Gipfel für mehr Bewegung: Sport hofft auf Aufbruch

Gipfel für mehr Bewegung: Sport hofft auf Aufbruch

Den Aufschwung am extra platzierten Pauschenpferd brachen Nancy Faeser und Karl Lauterbach ganz schnell lachend ab. Ihr Vorhaben, Deutschland endlich wieder mehr in Bewegung zu bringen, brachten die beiden Bundesminister aber in Berlin mit Nachdruck auf den Weg.

Der seit langem vom organisierten Sport geforderte Bewegungsgipfel soll der Beginn einer ganzen Reihe von Maßnahmen sein, um Sport für alle Menschen im Land möglich und einfach erreichbar zu machen. Der Gipfel stimme sie «sehr optimistisch, weil alle gesagt haben, jawoll, wir packen hier mit an», sagte Innenministerin Faeser (SPD) der Deutschen Presse-Agentur.

Die bei dem Treffen in der Max-Schmeling-Halle verabschiedete Gipfel-Erklärung sieht eine Reihe von Initiativen vor. Kern ist ein Entwicklungsplan Sport als «nationale, auf Dauer angelegte Kampagne». Bis zum nächsten Jahr sollen konkrete Vorschläge erarbeitet werden, die besten werden ab 2024 umgesetzt.

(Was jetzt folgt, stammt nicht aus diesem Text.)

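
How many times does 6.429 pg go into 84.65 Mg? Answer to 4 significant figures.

(84.65 × 10⁶) / (6.429 × 10⁻¹²) = 13.167 × 10¹⁸

13170000000000000000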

Dies sei eine «extrem wichtige Initiative, die wir schon in der Vergangenheit gebraucht hätten», sagte Gesundheitsminister Lauterbach.

Der SPD-Politiker war in Retro-Trainingsjacke erschienen und betonte: «Sport ist das beste Medikament, das wir je erfunden haben.» Mit am Tisch saßen neben Lauterbach und Faeser Vertreter sieben weiterer Bundesministerien sowie von Bundestag, Ländern und Kommunen und des organisierten Sports.

Sport ist «unverzichtbar»

Dass keine Fachpolitiker der Oppositionsparteien eingeladen worden seien, stieß indes auf heftige Kritik. «Dieses Gebaren zeigt, dass es der Bundesregierung nur um ihre Selbstdarstellung geht», sagte der sportpolitische Sprecher der CDU/CSU-Bundestagsfraktion, Stephan Mayer. Er bezeichnete den Gipfel als «Fehlstart».

Sie erhoffe sich durch den Gipfel das Signal für einen Kulturwandel, sagte Kerstin Holze, Vizepräsidentin des Deutschen Olympischen Sportbunds (DOSB) und damit Vertreterin von rund 87.000 Sportvereinen. Sport sei keine schöne Option, «sondern unverzichtbar», beteuerte Holze. Wie zum Beweis lärmten im Hintergrund auf dem Hallenparkett junge Sportlerinnen und Sportlern im Rollstuhl und eine Kinder-Basketballgruppe.

Die Jüngsten stehen ganz besonders im Fokus der Initiativen. Nur etwa ein Viertel der Kinder und Jugendlichen in Deutschland bewegt sich nach Angaben des Robert Koch-Instituts ausreichend. Unter den Erwachsenen ist es gar nur ein Fünftel. In der Corona-Pandemie meldeten sich viele Familien mit ihren Kindern aus den Sportvereinen ab. «Das wollen wir reaktivieren», sagte Faeser.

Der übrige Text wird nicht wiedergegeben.